When you call for "reviving peace negotiations", do you mean bilateral, Morocco-Saarawi, or multilateral, the four Geneva partners, or extended to Spain, France and the United States?
After seeing how in three decades so many international efforts and mediations have contributed absolutely nothing, not to say that they were a failure, it could be useful to try the bilateral route. Sometimes the presence of observers, witnesses and stenographers prevents the parties from stepping out of their defensive positions to make concessions. At the Marrakech meeting in 1989 (Hassan II received a delegation from the Polisario Front led by Bachir Mustada Sayed, Brahim Ghali and Mahfud Ali Beiba at his Marrakech palace) the parties spoke very frankly, and it was not long before they reached an understanding.
Does the MSP believe that the African Union has a role to play?
I don't think so. Its main concern is to avoid any discussion that could give rise to crises like those experienced by its predecessor, the OAU (Organisation of African Unity), in the 1980s. Your role will be that of a silent witness.
What does the MSP think of the crisis at the El Guerguerat border crossing?
It is a storm in a glass of water. I don't think the incidents of 2017 will happen again. In any case, neither the closure nor the opening are of any importance. It's just blanks, hardly attracting the attention of a couple of blue helmets full of boredom.

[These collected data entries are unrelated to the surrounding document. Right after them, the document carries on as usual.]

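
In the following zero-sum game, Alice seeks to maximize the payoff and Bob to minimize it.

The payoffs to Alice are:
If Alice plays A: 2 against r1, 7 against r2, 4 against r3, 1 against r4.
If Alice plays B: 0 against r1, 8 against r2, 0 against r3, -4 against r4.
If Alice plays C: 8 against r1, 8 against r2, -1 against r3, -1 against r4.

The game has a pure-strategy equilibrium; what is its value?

Row minima: 1, -4, -1 → Alice's maximin is 1.
Column maxima: 8, 8, 4, 1 → Bob's minimax is 1.
They coincide at (A, r4), so the value is 1.

1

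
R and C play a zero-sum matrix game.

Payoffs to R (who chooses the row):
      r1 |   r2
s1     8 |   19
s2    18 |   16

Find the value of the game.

Row minima are 8 and 16, so R's maximin is 16; column maxima are 18 and 19, so C's minimax is 18. These differ, so the equilibrium is in mixed strategies.
Let R play s1 with probability p. C is indifferent when 8p + 18(1−p) = 19p + 16(1−p), giving p = 2/13.
Let C play r1 with probability q. R is indifferent when 8q + 19(1−q) = 18q + 16(1−q), giving q = 3/13.
The value is 8·(3/13) + (19)·(10/13) = 214/13.

214/13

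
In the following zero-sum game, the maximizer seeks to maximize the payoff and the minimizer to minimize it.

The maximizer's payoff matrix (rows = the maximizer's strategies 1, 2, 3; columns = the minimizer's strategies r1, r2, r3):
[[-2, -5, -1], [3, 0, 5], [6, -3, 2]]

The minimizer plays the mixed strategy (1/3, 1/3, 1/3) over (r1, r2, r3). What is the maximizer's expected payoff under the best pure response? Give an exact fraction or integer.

8/3

1: (-2)·(1/3) + (-5)·(1/3) + (-1)·(1/3) = -8/3.
2: (3)·(1/3) + (0)·(1/3) + (5)·(1/3) = 8/3.
3: (6)·(1/3) + (-3)·(1/3) + (2)·(1/3) = 5/3.
The best pure response is 2 with expected payoff 8/3.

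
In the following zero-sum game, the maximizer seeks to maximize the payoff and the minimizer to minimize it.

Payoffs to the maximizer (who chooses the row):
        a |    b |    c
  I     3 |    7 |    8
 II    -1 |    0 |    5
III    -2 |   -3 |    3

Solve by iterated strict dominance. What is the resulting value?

3

Column c is strictly dominated by a for the minimizer (3<8, -1<5, -2<3); eliminate c.
Row III is strictly dominated by row I (3>-2, 7>-3); eliminate III.
Row II is strictly dominated by row I (3>-1, 7>0); eliminate II.
Column b is strictly dominated by a for the minimizer (3<7); eliminate b.
Only (I, a) remains, with payoff 3.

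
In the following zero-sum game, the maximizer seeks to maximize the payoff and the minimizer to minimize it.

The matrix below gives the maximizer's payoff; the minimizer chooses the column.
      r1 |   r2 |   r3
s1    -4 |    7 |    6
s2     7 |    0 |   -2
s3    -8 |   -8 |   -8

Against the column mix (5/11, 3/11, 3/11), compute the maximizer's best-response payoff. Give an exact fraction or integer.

s1: (-4)·(5/11) + (7)·(3/11) + (6)·(3/11) = 19/11.
s2: (7)·(5/11) + (0)·(3/11) + (-2)·(3/11) = 29/11.
s3: (-8)·(5/11) + (-8)·(3/11) + (-8)·(3/11) = -8.
The best pure response is s2 with expected payoff 29/11.

29/11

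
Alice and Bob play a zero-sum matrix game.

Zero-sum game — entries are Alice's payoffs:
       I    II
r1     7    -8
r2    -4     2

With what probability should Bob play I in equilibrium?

10/21

Row minima are -8 and -4, so Alice's maximin is -4; column maxima are 7 and 2, so Bob's minimax is 2. These differ, so the equilibrium is in mixed strategies.
Let Bob play I with probability q. Alice is indifferent when 7q − 8(1−q) = −4q + 2(1−q), giving q = 10/21.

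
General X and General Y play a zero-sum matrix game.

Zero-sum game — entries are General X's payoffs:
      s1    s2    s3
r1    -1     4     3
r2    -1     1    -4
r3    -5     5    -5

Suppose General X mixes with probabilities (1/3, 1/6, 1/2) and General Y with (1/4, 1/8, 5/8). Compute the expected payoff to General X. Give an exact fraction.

Against (1/4, 1/8, 5/8), each row's expected payoff is r1: 17/8; r2: -21/8; r3: -15/4.
Taking the (1/3, 1/6, 1/2)-weighted average: (1/3)·(17/8) + (1/6)·(-21/8) + (1/2)·(-15/4) = -77/48.

-77/48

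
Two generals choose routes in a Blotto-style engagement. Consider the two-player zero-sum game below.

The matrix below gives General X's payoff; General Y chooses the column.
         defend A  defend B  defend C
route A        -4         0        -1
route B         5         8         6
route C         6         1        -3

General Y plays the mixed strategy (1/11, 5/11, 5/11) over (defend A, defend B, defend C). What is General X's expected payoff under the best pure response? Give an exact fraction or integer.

75/11

route A: (-4)·(1/11) + (0)·(5/11) + (-1)·(5/11) = -9/11.
route B: (5)·(1/11) + (8)·(5/11) + (6)·(5/11) = 75/11.
route C: (6)·(1/11) + (1)·(5/11) + (-3)·(5/11) = -4/11.
The best pure response is route B with expected payoff 75/11.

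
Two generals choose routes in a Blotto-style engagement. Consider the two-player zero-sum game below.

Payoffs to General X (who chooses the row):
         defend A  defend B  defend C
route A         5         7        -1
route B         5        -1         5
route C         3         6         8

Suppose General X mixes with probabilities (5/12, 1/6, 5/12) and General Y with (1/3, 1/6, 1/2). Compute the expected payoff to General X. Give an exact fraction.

149/36

Against (1/3, 1/6, 1/2), each row's expected payoff is route A: 7/3; route B: 4; route C: 6.
Taking the (5/12, 1/6, 5/12)-weighted average: (5/12)·(7/3) + (1/6)·(4) + (5/12)·(6) = 149/36.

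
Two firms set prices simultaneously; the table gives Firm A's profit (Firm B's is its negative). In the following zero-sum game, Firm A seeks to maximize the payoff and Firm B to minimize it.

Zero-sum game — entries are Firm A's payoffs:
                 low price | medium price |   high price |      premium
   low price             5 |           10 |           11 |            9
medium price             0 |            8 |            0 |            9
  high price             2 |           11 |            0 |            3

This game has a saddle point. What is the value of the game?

5

Row minima: 5, 0, 0 → Firm A's maximin is 5.
Column maxima: 5, 11, 11, 9 → Firm B's minimax is 5.
They coincide at (low price, low price), so the value is 5.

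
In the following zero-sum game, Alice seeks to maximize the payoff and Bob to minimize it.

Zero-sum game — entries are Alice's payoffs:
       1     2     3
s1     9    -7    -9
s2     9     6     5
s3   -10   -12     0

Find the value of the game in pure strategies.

Row minima: -9, 5, -12 → Alice's maximin is 5.
Column maxima: 9, 6, 5 → Bob's minimax is 5.
They coincide at (s2, 3), so the value is 5.

5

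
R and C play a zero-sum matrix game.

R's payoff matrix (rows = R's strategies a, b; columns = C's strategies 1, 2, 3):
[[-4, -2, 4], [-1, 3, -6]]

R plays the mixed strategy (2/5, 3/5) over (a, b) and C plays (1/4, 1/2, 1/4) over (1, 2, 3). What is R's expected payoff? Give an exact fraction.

-11/20

Against (1/4, 1/2, 1/4), each row's expected payoff is a: -1; b: -1/4.
Taking the (2/5, 3/5)-weighted average: (2/5)·(-1) + (3/5)·(-1/4) = -11/20.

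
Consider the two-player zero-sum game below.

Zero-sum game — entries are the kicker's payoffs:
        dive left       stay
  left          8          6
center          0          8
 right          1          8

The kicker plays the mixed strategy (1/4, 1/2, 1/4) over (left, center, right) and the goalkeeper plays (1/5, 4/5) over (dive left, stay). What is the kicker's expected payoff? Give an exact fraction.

Against (1/5, 4/5), each row's expected payoff is left: 32/5; center: 32/5; right: 33/5.
Taking the (1/4, 1/2, 1/4)-weighted average: (1/4)·(32/5) + (1/2)·(32/5) + (1/4)·(33/5) = 129/20.

129/20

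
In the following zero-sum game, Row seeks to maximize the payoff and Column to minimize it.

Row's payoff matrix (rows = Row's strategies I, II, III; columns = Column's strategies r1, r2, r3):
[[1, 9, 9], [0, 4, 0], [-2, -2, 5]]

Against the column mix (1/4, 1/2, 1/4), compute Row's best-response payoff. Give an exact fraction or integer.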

Does the MSP have any plans for action and communication in Spain, mainly with civil society?
Certainly. Spain is important for the Saharan issue. In fact, we want civil society to understand and support the MSP's approach. Those of us who resisted half a century and buried brothers and fathers in the Hamada desert have the right to seek an honourable way out for our people.
We must put ourselves in the shoes of the people and families who have been living precariously in canvas tents in one of the harshest deserts on earth for five decades. I was confident that the approach we are proposing and the emergence of a voice other than Polisario would be a source of satisfaction for any Spanish democrat aware of the problem. I don't understand why our commitment to internal democracy and the emergence of our Movement has made some people in the Spanish solidarity movement, the group known as "Coordinadora CEAS-Sáhara", uncomfortable.
I find their brazen interference in the internal Saharawi debate unacceptable. Even a monumental rudeness to call the MSP a "ghost" or to criticise the former socialist president José Luis Rodríguez Zapatero for his support for our movement. In any case, nothing alarming, it is a strange mixture of nostalgic ex-military who knew the Sahara through the "mili" and outdated militants of the extinct Spanish communist movement and the abertzale left close to Herri Batasuna. They are the only ones in Spain who still identify with Polisario and its totalitarian system, and have always remained silent about its democratic deficit and human rights abuses.
They simply travel to the meetings called by the Polisario to chant their slogans. They travel thanks to the subsidies of the Spanish public entities to the appointments and meetings, including the end-of-year trip with all expenses paid for the usual photo with the "indigenous" Sahrawis in their reserves in Tinduf and to some wild parties in the desert dunes. So, CEAS gentlemen, lessons, the jousting!